Additional causes of the Gaelic revival were political and personal grievances against the Hiberno-Normans, but especially impatience with procrastination and the very real horrors that successive famines had brought. Pushed away from the fertile areas, the Irish were forced into subsistence farming on marginal lands, which left them with no safety net during bad harvest years (such as 1271 and 1277) or in a year of famine (virtually the entire period of 1311–1319).

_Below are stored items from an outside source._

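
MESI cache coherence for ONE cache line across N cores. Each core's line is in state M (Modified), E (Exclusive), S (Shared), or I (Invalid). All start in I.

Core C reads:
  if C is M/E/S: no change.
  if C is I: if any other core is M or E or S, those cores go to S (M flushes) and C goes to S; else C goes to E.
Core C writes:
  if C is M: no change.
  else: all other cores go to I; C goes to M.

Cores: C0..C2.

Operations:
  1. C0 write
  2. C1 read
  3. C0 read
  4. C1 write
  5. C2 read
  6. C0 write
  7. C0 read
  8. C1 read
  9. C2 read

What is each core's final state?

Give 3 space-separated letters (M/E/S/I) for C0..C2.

Answer: S S S

Derivation:
Op 1: C0 write [C0 write: invalidate none -> C0=M] -> [M,I,I]
Op 2: C1 read [C1 read from I: others=['C0=M'] -> C1=S, others downsized to S] -> [S,S,I]
Op 3: C0 read [C0 read: already in S, no change] -> [S,S,I]
Op 4: C1 write [C1 write: invalidate ['C0=S'] -> C1=M] -> [I,M,I]
Op 5: C2 read [C2 read from I: others=['C1=M'] -> C2=S, others downsized to S] -> [I,S,S]
Op 6: C0 write [C0 write: invalidate ['C1=S', 'C2=S'] -> C0=M] -> [M,I,I]
Op 7: C0 read [C0 read: already in M, no change] -> [M,I,I]
Op 8: C1 read [C1 read from I: others=['C0=M'] -> C1=S, others downsized to S] -> [S,S,I]
Op 9: C2 read [C2 read from I: others=['C0=S', 'C1=S'] -> C2=S, others downsized to S] -> [S,S,S]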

Outside the Pale, the Hiberno-Norman lords adopted the Irish language and customs, becoming known as the Old English, and in the words of a phrase coined in later historiography, became "more Irish than the Irish themselves." Over the following centuries they sided with the indigenous Irish in political and military conflicts with England and generally stayed Catholic after the Reformation. The authorities in the Pale grew so worried about the Gaelicisation of Ireland that, in 1367 at a parliament in Kilkenny, they passed special legislation (known as the Statutes of Kilkenny) banning those of English descent from speaking the Irish language, wearing Irish clothes or inter-marrying with the Irish. Since the government in Dublin had little real authority, however, the Statutes did not have much effect.

Throughout the 15th century, these trends proceeded apace and central government authority steadily diminished. The monarchy of England was itself thrown into turmoil during the last phase of the Hundred Years' War to 1453, and the Wars of the Roses (1460–85), and as a result, direct English involvement in Ireland was greatly reduced. Successive kings of England delegated their constitutional authority over the lordship to the powerful Fitzgerald earls of Kildare, who held the balance of power by means of military force and widespread alliances with lords and clans. This, in effect, made the English Crown even more remote to the realities of Irish politics. At the same time, local Gaelic and Gaelicised lords expanded their powers at the expense of the Pale, creating a policy quite alien to English ways and which was not fully overthrown until the Tudor re-conquest of Ireland.